A Gente se Acostuma…
Eu sei que a gente se acostuma, mas não devia.
A gente se acostuma a morar em apartamentos de fundo e não ter outra vista, que não as janelas ao redor.
E porque não tem vista, logo se acostuma a não olhar para fora.
E porque não olha para fora, logo se acostuma a não abrir de todo as cortinas.
E porque não abre as cortinas, logo se acostuma a acender mais cedo a luz.
E à medida que se acostuma, esquece o sol, esquece o ar, esquece a amplidão.
A gente se acostuma a acordar de manhã sobressaltado, porque está na hora.
A tomar café correndo, porque está atrasado.
A ler jornal no ônibus, porque não pode perder o tempo de viagem
A comer sanduíche, porque não dá para almoçar.
A sair do trabalho, porque já é noite.
A cochilar no ônibus, porque está cansado.
A deitar cedo e dormir pesado, sem ter vivido o dia.
A gente se acostuma a abrir o jornal e a ler sobre a guerra.
E aceitando a guerra, aceita os mortos, e que haja números para os mortos.
E aceitando os números, acredita nas negociações de paz.
E aceitando as negociações de paz, aceita a ler todo o dia das guerras, dos números, da longa duração.
A gente se acostuma a esperar o dia inteiro e ouvir no telefone: Hoje não posso ir.
A sorrir para as pessoas, sem receber um sorriso de volta.
A ser ignorado, quando precisava ser visto.
A gente se acostuma a pagar por tudo o que deseja e o de que necessita.
E a lutar para ganhar o dinheiro com que pagar.
E a ganhar menos do que se precisa.
E a fazer fila para pagar.
E a pagar mais do que as coisas valem.
E a saber que cada vez pagará mais.
E a procurar mais trabalho, para ganhar mais dinheiro, para ter com que pagar nas filas em que se cobra.

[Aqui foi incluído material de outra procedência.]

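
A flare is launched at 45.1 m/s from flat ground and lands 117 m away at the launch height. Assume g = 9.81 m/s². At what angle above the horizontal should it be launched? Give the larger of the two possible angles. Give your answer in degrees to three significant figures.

72.8°

From R = (v₀²/g) sin 2θ: sin 2θ = 9.81 × 117 / 2034.0 = 0.5643.
2θ = 34.35° or 180° − 34.35° = 145.6°, so θ = 17.18° or 72.82°.
The larger angle is 72.82°.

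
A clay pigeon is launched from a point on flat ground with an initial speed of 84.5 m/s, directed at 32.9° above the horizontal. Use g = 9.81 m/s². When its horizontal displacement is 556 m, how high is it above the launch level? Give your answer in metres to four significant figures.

Components: vₓ = 84.50 cos 32.9° = 70.95 m/s, v_y0 = 84.50 sin 32.9° = 45.90 m/s.
Time to reach x = 556 m: t = x/vₓ = 556/70.95 = 7.837 s.
Height: y = v_y0 t − ½ g t² = 45.90 × 7.837 − 4.905 × 7.837² = 359.7 − 301.2 = 58.45 m.

58.45 m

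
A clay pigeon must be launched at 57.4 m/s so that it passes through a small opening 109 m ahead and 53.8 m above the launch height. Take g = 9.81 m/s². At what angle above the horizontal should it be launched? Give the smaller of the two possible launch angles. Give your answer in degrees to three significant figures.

Trajectory: y = x tanθ − g x² (1 + tan²θ)/(2v₀²). With x = 109, y = 53.8, v₀ = 57.4, g = 9.81:
17.69 tan²θ − 109 tanθ + (71.49) = 0.
tanθ = [109 ± √(109² − 4 × 17.69 × (71.49))] / (2 × 17.69) = (109 ± 82.60) / 35.38, giving tanθ = 0.7462 or 5.416.
θ = 36.73° or 79.54°; the smaller is 36.73°.

36.7°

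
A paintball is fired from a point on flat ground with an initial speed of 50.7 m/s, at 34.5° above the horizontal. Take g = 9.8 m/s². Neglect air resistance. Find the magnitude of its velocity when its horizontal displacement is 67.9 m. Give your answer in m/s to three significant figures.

Horizontal component vₓ = 50.70 cos 34.5° = 41.78 m/s; vertical v_y0 = 50.70 sin 34.5° = 28.72 m/s.
x = vₓ t ⇒ t = 67.9/41.78 = 1.625 s.
Vertical velocity there: v_y = v_y0 − g t = 28.72 − 9.80 × 1.625 = 12.79 m/s.
Speed: √(vₓ² + v_y²) = √(41.78² + 12.79²) = 43.70 m/s.

43.7 m/s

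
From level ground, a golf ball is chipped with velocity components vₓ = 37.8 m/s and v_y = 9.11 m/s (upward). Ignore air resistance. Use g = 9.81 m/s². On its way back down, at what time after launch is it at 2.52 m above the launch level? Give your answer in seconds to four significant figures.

Set y = v_y0 t − ½ g t² = 2.52: 4.905 t² − 9.110 t + 2.52 = 0.
t = [9.110 ± √(9.110² − 2·9.81·2.52)] / 9.81 = (9.110 ± 5.792) / 9.81, so t = 0.3382 s or t = 1.519 s.
The descending-branch root is 1.519 s.

1.519 s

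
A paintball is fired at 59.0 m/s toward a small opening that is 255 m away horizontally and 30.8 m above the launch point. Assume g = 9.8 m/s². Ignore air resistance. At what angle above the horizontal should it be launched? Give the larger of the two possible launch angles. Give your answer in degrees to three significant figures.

Trajectory: y = x tanθ − g x² (1 + tan²θ)/(2v₀²). With x = 255, y = 30.8, v₀ = 59.0, g = 9.80:
91.53 tan²θ − 255 tanθ + (122.3) = 0.
tanθ = [255 ± √(255² − 4 × 91.53 × (122.3))] / (2 × 91.53) = (255 ± 142.3) / 183.1, giving tanθ = 0.6159 or 2.170.
θ = 31.63° or 65.26°; the larger is 65.26°.

65.3°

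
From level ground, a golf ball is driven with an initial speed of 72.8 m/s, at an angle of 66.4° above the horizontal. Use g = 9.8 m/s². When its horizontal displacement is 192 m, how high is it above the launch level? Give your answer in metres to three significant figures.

227 m

Resolve: vₓ = 72.80 cos 66.4° = 29.15 m/s and v_y0 = 72.80 sin 66.4° = 66.71 m/s.
Time to reach x = 192 m: t = x/vₓ = 192/29.15 = 6.588 s.
Height: y = v_y0 t − ½ g t² = 66.71 × 6.588 − 4.900 × 6.588² = 439.5 − 212.6 = 226.8 m.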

A gente se acostuma a andar nas ruas e ver cartazes.
A abrir revistas e ver anúncios.
A ligar televisão e ver publicidade.
A ser instigado, conduzido, desnorteado e lançado na infindável catarata dos produtos.
A gente se acostuma à poluição.
Às salas fechadas de ar condicionado e cheiro de cigarro.
À luz artificial de ligeiro tremor.
Ao choque que os olhos levam na luz natural.
Às bactérias da água potável.
À contaminação da água do mar.
À lenta morte dos rios.
Se acostuma a não ouvir passarinho.
A não ter galo de madrugada.
A temer a hidrofobia dos cães.
A não colher fruta no pé.
A não ter sequer uma planta.
A gente se acostuma a coisas demais, para não sofrer.
Em doses pequenas, tentando não perceber, vai afastando uma dor aqui, um ressentimento ali, uma revolta acolá.
Se o cinema está cheio, a gente senta na primeira fila, e torce um pouco o pescoço.
Se a praia está contaminada, a gente molha os pés e sua no resto do corpo.
Se o trabalho está duro, a gente se consola pensando no fim de semana.
E se no fim de semana não há muito o que fazer, a gente vai dormir cedo e ainda fica satisfeito porque tem sempre sono atrasado.
A gente se acostuma para não se ralar na aspereza, para preservar a pele.
Se acostuma para evitar feridas, sangramentos, para esquivar-se da face da baioneta, para poupar o peito.
A gente se acostuma, para poupar a vida, que aos poucos se gasta.